United Airlines Holdings (NASDAQ: UAL) is scheduled to report its third-quarter earnings after market close on October 19, 2021. The company has seen its earnings come under pressure, in recent quarters, amid the disruptions triggered by the COVID-19 pandemic in the air travel industry.
United Airlines stock has come under immense pressure in recent days after rejection above $60 a share. While the stock has pulled back from 2021 highs, it is still up by about 11% year to date.
The airline heads into the Q3 earnings period at the back of the continued improvement in air travel. While it is expected to report a significant increase in revenue, the company’s prospects posting a net loss are high.
Aggressive vaccination campaigns and the opening of global economies have enabled a significant uptick in air travel, much to the benefit of the airline industry that came to a standstill last year. However, a bounce back to profitability is still far-fetched.
United Airlines and other airlines have had to embark on cost control measures to bolster their bottom line and bounce back to profitability. Some of the measures deployed so far include the lowering of unit costs.
Q3 earnings expectations
Wall Street expects United Airlines to post a net loss of $1.585 a share for its third quarter. In contrast, the airline had a net loss of $8.160 a share for the same quarter last year. The narrowing of net loss affirms the improvements in the air travel industry amid the opening of the global economies.
In the third quarter, United Airlines’ bottom line looks to have been hurt by rising fuel costs, which have risen to seven-year highs. It is estimated that fuel cost per gallon stood at $2.17 in Q3 compared to $1.97 in the second quarter.
The airline is also expected to post net sales of $7.74 billion, representing a 206% year-over-year increase. The increase will affirm improvement in air travel, an improvement of 55% from the second quarter.
Amid the improvements, air travel demand still remains below pre-pandemic levels, which explains why revenues will still be down by 30%, compared to the same quarter of 2019.
Analysts are projecting a net loss of $13.33 a share for the full year compared to a net profit of $27.5 delivered last year.
What to look out for
United Airlines’ second-quarter results exceeded original expectations as international long haul and business travel improved. Consequently, it will be interesting to see if the momentum continued in the third quarter, given the aggressive vaccination campaigns believed to have fuelled demand for air travel.
When United Airlines reported its second-quarter results in July, management reiterated they expect positive adjusted pretax income in Q3 and fourth quarter as travel demand rebounds. Additionally, the focus will be on whether the airline registered strong gains as more businesses returned to their pre-pandemic levels. However, a full recovery is expected in 2023.

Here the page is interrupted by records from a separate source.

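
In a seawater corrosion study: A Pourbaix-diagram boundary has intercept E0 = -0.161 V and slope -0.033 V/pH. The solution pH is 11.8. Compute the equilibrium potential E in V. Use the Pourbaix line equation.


Apply the Pourbaix line equation: E = E0 + slope*pH
E = -0.161 + (-0.033)*11.8 = -0.161 + (-0.3894) = -0.5504 V
Rounded to 3 decimal places: E = -0.550 V

-0.550 V


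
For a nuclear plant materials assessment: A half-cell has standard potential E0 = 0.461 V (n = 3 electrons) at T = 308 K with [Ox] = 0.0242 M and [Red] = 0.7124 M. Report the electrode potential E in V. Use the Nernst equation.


Apply the Nernst equation: E = E0 + (RT/nF)*ln([Ox]/[Red])
Step 1: RT/nF = 8.314*308/(3*96485) = 0.00884667 V
Step 2: [Ox]/[Red] = 0.0242/0.7124 = 0.03397
Step 3: ln(0.03397) = -3.382277
Step 4: correction = 0.00884667 * -3.382277 = -0.03 V
E = 0.461 + -0.03 = 0.431 V

0.431 V


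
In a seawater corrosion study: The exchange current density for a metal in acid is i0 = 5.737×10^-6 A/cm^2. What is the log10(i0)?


i0 = 5.737×10^-6 A/cm^2
log10(i0) = -5.241

-5.241


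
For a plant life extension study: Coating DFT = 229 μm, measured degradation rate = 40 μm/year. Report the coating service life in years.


Service life = thickness / degradation rate
Life = 229 / 40 = 5.7 years

5.7 years


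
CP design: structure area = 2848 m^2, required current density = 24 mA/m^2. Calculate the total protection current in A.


I = area * current density, then convert mA → A (÷1000)
I = 2848 * 24 / 1000 = 68.35 A

68.35 A


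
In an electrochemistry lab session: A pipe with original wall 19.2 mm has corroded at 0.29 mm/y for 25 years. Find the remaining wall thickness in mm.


Remaining wall = original − CR × time
t = 19.2 − 0.29*25 = 19.2 − 7.25 = 11.95 mm

11.95 mm


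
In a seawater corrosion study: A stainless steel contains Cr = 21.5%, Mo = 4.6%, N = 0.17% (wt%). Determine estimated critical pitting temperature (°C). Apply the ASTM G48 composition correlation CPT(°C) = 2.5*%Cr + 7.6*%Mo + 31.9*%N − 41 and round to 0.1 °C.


Apply the ASTM G48 empirical CPT estimate: CPT(°C) = 2.5*%Cr + 7.6*%Mo + 31.9*%N − 41
2.5*21.5 = 53.75; 7.6*4.6 = 34.96; 31.9*0.17 = 5.423
CPT = 53.75 + 34.96 + 5.423 − 41 = 53.133 °C
Rounded to 0.1 °C: CPT ≈ 53.1 °C

53.1 °C


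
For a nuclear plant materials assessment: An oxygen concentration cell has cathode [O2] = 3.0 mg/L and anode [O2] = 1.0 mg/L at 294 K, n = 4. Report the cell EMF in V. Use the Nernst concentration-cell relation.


Apply the Nernst concentration-cell relation: E = (RT/nF)*ln(C_cathode/C_anode)
RT/nF = 8.314*294/(4*96485) = 0.00633341 V
ln(3.0/1.0) = 1.09861
E = 0.00633341 * 1.09861 = 0.00696 V

0.00696 V


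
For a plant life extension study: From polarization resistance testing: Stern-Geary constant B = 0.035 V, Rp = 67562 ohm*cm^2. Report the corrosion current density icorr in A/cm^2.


Apply the Stern-Geary relation: icorr = B / Rp
icorr = 0.035 / 67562 = 5.18×10^-7 A/cm^2

5.18×10^-7 A/cm^2


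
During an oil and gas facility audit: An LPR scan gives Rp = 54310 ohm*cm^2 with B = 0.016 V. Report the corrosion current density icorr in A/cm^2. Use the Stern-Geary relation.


Apply the Stern-Geary relation: icorr = B / Rp
icorr = 0.016 / 54310 = 2.946×10^-7 A/cm^2

2.946×10^-7 A/cm^2


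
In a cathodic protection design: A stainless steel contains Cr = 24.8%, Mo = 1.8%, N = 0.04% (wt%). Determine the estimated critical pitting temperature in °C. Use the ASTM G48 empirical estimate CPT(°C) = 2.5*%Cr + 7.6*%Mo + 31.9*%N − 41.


Apply the ASTM G48 empirical CPT estimate: CPT(°C) = 2.5*%Cr + 7.6*%Mo + 31.9*%N − 41
2.5*24.8 = 62; 7.6*1.8 = 13.68; 31.9*0.04 = 1.276
CPT = 62 + 13.68 + 1.276 − 41 = 35.956 °C
Rounded to 0.1 °C: CPT ≈ 36.0 °C

36.0 °C


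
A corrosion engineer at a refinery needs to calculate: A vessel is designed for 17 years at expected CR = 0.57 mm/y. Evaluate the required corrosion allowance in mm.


Corrosion allowance = CR × design life
CA = 0.57 * 17 = 9.69 mm

9.69 mm


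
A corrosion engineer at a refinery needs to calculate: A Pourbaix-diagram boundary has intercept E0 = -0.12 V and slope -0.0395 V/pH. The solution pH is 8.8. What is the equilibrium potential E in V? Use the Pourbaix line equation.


Apply the Pourbaix line equation: E = E0 + slope*pH
E = -0.12 + (-0.0395)*8.8 = -0.12 + (-0.3476) = -0.4676 V
Rounded to 4 decimal places: E = -0.4676 V

-0.4676 V


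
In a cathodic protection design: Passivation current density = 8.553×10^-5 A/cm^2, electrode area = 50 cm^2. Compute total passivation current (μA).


I = i_pass * A, then convert A → μA (×10^6)
I = 8.553×10^-5 * 50 * 10^6 = 4276.5 μA

4276.5 μA


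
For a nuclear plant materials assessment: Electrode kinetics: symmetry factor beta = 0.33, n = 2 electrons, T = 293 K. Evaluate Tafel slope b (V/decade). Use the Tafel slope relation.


Apply the Tafel slope relation: b = 2.303*R*T/(beta*n*F)
Numerator: 2.303 * 8.314 * 293 = 5610.11
Denominator: 0.33 * 2 * 96485 = 63680.1
b = 5610.11 / 63680.1 = 0.088 V/decade

0.088 V/decade


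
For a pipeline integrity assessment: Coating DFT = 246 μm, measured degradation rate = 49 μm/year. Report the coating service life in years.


Service life = thickness / degradation rate
Life = 246 / 49 = 5.0 years

5.0 years


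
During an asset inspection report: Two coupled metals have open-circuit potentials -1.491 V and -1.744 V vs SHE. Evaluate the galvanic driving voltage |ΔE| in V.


Driving voltage is the absolute potential difference.
|ΔE| = |-1.491 − (-1.744)| = 0.253 V

0.253 V


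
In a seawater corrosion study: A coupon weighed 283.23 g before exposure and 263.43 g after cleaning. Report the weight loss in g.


Weight loss = initial − final
WL = 283.23 − 263.43 = 19.8 g

19.8 g


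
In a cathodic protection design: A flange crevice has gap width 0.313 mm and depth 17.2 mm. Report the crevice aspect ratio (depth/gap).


Aspect ratio = depth / gap
Ratio = 17.2 / 0.313 = 55.0

55.0


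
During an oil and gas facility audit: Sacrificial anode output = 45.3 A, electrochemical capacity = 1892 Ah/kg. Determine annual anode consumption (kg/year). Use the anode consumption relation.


Annual consumption = current * hours per year / capacity
Rate = 45.3 * 8760 / 1892 = 209.7 kg/year

209.7 kg/year


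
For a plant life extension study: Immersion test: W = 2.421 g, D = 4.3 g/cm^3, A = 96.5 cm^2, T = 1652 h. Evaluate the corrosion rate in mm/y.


Apply the mm/y weight-loss relation: CR = 87600 * W / (D * A * T)
Numerator: 87600 * 2.421 = 212079.6
Denominator: 4.3 * 96.5 * 1652 = 685497.4
CR = 212079.6 / 685497.4 = 0.3094 mm/y

0.3094 mm/y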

In the second quarter, capacity was down by 46% compared to the second quarter of 2019 before the pandemic hit. That said, it will be interesting to see if the airline is making any improvements on its capacity levels. In the second quarter, management reiterated it expects capacity to remain down by about 26% compared to the third quarter of 2019 and up 39% quarter over quarter.

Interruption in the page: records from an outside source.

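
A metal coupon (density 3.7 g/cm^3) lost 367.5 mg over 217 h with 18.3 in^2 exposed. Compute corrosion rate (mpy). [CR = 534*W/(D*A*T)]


Apply the mpy weight-loss relation: CR = 534 * W / (D * A * T)
Numerator: 534 * 367.5 = 196245.0
Denominator: 3.7 * 18.3 * 217 = 14693.07
CR = 196245.0 / 14693.07 = 13.3563 mpy

13.3563 mpy


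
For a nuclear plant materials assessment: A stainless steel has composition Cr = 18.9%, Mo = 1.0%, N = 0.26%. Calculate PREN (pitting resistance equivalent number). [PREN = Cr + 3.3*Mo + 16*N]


Apply the PREN formula: PREN = Cr + 3.3*Mo + 16*N
PREN = 18.9 + 3.3*1.0 + 16*0.26
PREN = 18.9 + 3.3 + 4.16 = 26.36

26.36


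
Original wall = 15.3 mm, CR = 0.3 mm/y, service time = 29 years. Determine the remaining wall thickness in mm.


Remaining wall = original − CR × time
t = 15.3 − 0.3*29 = 15.3 − 8.7 = 6.6 mm

6.6 mm


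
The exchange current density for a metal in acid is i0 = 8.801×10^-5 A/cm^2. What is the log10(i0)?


i0 = 8.801×10^-5 A/cm^2
log10(i0) = -4.055

-4.055


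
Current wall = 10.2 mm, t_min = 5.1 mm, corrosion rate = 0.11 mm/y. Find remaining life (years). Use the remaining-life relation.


Apply the remaining-life relation: RL = (t_current − t_min) / CR
RL = (10.2 − 5.1) / 0.11 = 5.1 / 0.11 = 46.4 years

46.4 years


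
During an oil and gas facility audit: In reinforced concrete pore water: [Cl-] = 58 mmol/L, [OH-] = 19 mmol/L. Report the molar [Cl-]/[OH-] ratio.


Threshold parameter = [Cl-] / [OH-] (molar basis; both in mmol/L, so units cancel)
Ratio = 58 / 19 = 3.05

3.05


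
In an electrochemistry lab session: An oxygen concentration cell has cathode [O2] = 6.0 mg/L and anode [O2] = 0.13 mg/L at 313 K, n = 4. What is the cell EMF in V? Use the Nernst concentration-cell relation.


Apply the Nernst concentration-cell relation: E = (RT/nF)*ln(C_cathode/C_anode)
RT/nF = 8.314*313/(4*96485) = 0.00674271 V
ln(6.0/0.13) = 3.83198
E = 0.00674271 * 3.83198 = 0.02584 V

0.02584 V


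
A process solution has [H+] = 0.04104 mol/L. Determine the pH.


pH = −log10[H+]
pH = −log10(0.04104) = 1.39

1.39


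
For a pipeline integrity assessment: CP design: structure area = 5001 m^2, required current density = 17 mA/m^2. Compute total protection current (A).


I = area * current density, then convert mA → A (÷1000)
I = 5001 * 17 / 1000 = 85.02 A

85.02 A


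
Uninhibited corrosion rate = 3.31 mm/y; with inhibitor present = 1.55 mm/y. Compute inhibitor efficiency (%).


Apply the inhibitor-efficiency definition: IE = (CR_blank − CR_inh)/CR_blank × 100
IE = (3.31 − 1.55) / 3.31 × 100
IE = 1.76 / 3.31 × 100 = 53.2 %

53.2 %


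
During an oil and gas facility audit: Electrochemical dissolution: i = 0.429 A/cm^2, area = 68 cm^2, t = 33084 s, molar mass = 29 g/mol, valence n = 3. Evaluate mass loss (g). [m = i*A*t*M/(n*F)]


Apply Faraday's law: m = i*A*t*M / (n*F)
Total charge passed Q = i*A*t = 0.429*68*33084 = 965126.448 C
m = Q*M/(n*F) = 965126.448*29/(3*96485) = 96.694 g

96.694 g


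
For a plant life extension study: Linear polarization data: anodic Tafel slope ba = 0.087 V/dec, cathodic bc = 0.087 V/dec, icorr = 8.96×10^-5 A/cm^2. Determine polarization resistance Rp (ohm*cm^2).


Apply the Stern-Geary equation: Rp = ba*bc / (2.303*icorr*(ba+bc))
ba*bc = 0.087*0.087 = 0.007569
ba+bc = 0.174; 2.303*icorr*(ba+bc) = 2.303*8.96×10^-5*0.174 = 3.5904691×10^-5
Rp = 0.007569 / 3.5904691×10^-5 = 210.8 ohm*cm^2

210.8 ohm*cm^2


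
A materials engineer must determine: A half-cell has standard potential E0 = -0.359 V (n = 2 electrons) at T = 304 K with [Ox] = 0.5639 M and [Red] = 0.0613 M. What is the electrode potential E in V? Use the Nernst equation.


Apply the Nernst equation: E = E0 + (RT/nF)*ln([Ox]/[Red])
Step 1: RT/nF = 8.314*304/(2*96485) = 0.01309766 V
Step 2: [Ox]/[Red] = 0.5639/0.0613 = 9.199021
Step 3: ln(9.199021) = 2.219097
Step 4: correction = 0.01309766 * 2.219097 = 0.029 V
E = -0.359 + 0.029 = -0.33 V

-0.33 V


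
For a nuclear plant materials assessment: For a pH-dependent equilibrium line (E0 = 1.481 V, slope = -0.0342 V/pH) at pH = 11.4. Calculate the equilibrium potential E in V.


Apply the Pourbaix line equation: E = E0 + slope*pH
E = 1.481 + (-0.0342)*11.4 = 1.481 + (-0.38988) = 1.09112 V
Rounded to 3 decimal places: E = 1.091 V

1.091 V


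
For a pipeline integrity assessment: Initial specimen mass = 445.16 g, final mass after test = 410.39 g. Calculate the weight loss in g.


Weight loss = initial − final
WL = 445.16 − 410.39 = 34.77 g

34.77 g


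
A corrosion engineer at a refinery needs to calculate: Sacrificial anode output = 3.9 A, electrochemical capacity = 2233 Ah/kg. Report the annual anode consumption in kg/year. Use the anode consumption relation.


Annual consumption = current * hours per year / capacity
Rate = 3.9 * 8760 / 2233 = 15.3 kg/year

15.3 kg/year


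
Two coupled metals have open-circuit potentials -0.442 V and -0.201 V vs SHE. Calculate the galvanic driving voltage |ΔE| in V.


Driving voltage is the absolute potential difference.
|ΔE| = |-0.442 − (-0.201)| = 0.241 V

0.241 V


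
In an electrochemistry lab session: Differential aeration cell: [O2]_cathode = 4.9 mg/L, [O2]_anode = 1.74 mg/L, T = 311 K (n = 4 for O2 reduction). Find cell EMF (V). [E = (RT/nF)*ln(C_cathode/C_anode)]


Apply the Nernst concentration-cell relation: E = (RT/nF)*ln(C_cathode/C_anode)
RT/nF = 8.314*311/(4*96485) = 0.00669963 V
ln(4.9/1.74) = 1.03535
E = 0.00669963 * 1.03535 = 0.00694 V

0.00694 V


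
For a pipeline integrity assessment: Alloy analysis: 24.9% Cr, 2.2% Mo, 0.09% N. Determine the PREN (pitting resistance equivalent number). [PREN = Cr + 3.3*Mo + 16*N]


Apply the PREN formula: PREN = Cr + 3.3*Mo + 16*N
PREN = 24.9 + 3.3*2.2 + 16*0.09
PREN = 24.9 + 7.26 + 1.44 = 33.6

33.6


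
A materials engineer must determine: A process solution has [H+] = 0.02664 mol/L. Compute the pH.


pH = −log10[H+]
pH = −log10(0.02664) = 1.57

1.57


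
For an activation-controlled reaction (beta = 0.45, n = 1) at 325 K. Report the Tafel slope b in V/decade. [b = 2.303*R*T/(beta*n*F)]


Apply the Tafel slope relation: b = 2.303*R*T/(beta*n*F)
Numerator: 2.303 * 8.314 * 325 = 6222.82
Denominator: 0.45 * 1 * 96485 = 43418.25
b = 6222.82 / 43418.25 = 0.1433 V/decade

0.1433 V/decade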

In addition, the focus will be on whether Total Operating Revenue divided by Available Seat Miles (TRASM) improved in the third quarter. Based on the current trends, Q3 TRASM is expected to be positive compared to the third quarter of 2019.

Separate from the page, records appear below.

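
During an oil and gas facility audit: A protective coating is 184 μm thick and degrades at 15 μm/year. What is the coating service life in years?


Service life = thickness / degradation rate
Life = 184 / 15 = 12.3 years

12.3 years


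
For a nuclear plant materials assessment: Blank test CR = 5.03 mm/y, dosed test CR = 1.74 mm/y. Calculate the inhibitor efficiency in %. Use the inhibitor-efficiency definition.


Apply the inhibitor-efficiency definition: IE = (CR_blank − CR_inh)/CR_blank × 100
IE = (5.03 − 1.74) / 5.03 × 100
IE = 3.29 / 5.03 × 100 = 65.4 %

65.4 %


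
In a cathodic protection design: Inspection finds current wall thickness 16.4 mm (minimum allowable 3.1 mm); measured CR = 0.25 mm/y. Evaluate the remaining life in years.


Apply the remaining-life relation: RL = (t_current − t_min) / CR
RL = (16.4 − 3.1) / 0.25 = 13.3 / 0.25 = 53.2 years

53.2 years


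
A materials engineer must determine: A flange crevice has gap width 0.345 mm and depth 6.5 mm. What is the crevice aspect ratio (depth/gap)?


Aspect ratio = depth / gap
Ratio = 6.5 / 0.345 = 18.8

18.8


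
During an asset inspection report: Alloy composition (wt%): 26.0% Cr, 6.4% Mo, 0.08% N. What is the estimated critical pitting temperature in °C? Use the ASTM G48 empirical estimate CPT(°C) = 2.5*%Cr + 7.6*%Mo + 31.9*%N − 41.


Apply the ASTM G48 empirical CPT estimate: CPT(°C) = 2.5*%Cr + 7.6*%Mo + 31.9*%N − 41
2.5*26.0 = 65; 7.6*6.4 = 48.64; 31.9*0.08 = 2.552
CPT = 65 + 48.64 + 2.552 − 41 = 75.192 °C
Rounded to 0.1 °C: CPT ≈ 75.2 °C

75.2 °C


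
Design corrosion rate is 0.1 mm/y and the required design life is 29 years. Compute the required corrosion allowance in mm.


Corrosion allowance = CR × design life
CA = 0.1 * 29 = 2.9 mm

2.9 mm


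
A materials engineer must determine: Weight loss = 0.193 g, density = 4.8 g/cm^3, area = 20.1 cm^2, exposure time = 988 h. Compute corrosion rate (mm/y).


Apply the mm/y weight-loss relation: CR = 87600 * W / (D * A * T)
Numerator: 87600 * 0.193 = 16906.8
Denominator: 4.8 * 20.1 * 988 = 95322.24
CR = 16906.8 / 95322.24 = 0.1774 mm/y

0.1774 mm/y


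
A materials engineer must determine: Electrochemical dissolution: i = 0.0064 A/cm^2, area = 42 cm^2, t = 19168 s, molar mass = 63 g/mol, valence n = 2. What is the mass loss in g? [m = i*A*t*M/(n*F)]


Apply Faraday's law: m = i*A*t*M / (n*F)
Total charge passed Q = i*A*t = 0.0064*42*19168 = 5152.3584 C
m = Q*M/(n*F) = 5152.3584*63/(2*96485) = 1.6821 g

1.6821 g


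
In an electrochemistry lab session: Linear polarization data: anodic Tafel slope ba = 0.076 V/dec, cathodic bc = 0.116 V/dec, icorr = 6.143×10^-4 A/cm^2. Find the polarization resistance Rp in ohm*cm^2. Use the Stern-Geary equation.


Apply the Stern-Geary equation: Rp = ba*bc / (2.303*icorr*(ba+bc))
ba*bc = 0.076*0.116 = 0.008816
ba+bc = 0.192; 2.303*icorr*(ba+bc) = 2.303*6.143×10^-4*0.192 = 2.7162872×10^-4
Rp = 0.008816 / 2.7162872×10^-4 = 32.5 ohm*cm^2

32.5 ohm*cm^2


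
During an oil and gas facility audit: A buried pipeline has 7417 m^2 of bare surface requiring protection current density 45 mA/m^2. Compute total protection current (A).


I = area * current density, then convert mA → A (÷1000)
I = 7417 * 45 / 1000 = 333.77 A

333.77 A


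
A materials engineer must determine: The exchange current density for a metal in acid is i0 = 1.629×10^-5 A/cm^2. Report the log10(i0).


i0 = 1.629×10^-5 A/cm^2
log10(i0) = -4.788

-4.788


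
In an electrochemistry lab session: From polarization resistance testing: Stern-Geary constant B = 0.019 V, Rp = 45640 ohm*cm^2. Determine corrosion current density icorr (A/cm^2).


Apply the Stern-Geary relation: icorr = B / Rp
icorr = 0.019 / 45640 = 4.163×10^-7 A/cm^2

4.163×10^-7 A/cm^2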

United Airlines is up by about 11% for the year, having underperformed the overall market. The stock has come under pressure ever since it peaked at highs of $60 a share in March. The upbeat Q3 earnings could be the catalyst to strengthen investor confidence and cause the stock to re-rate higher after being in consolidation in recent months. The stock is currently fairly valued with a trailing price to earnings multiple of 9.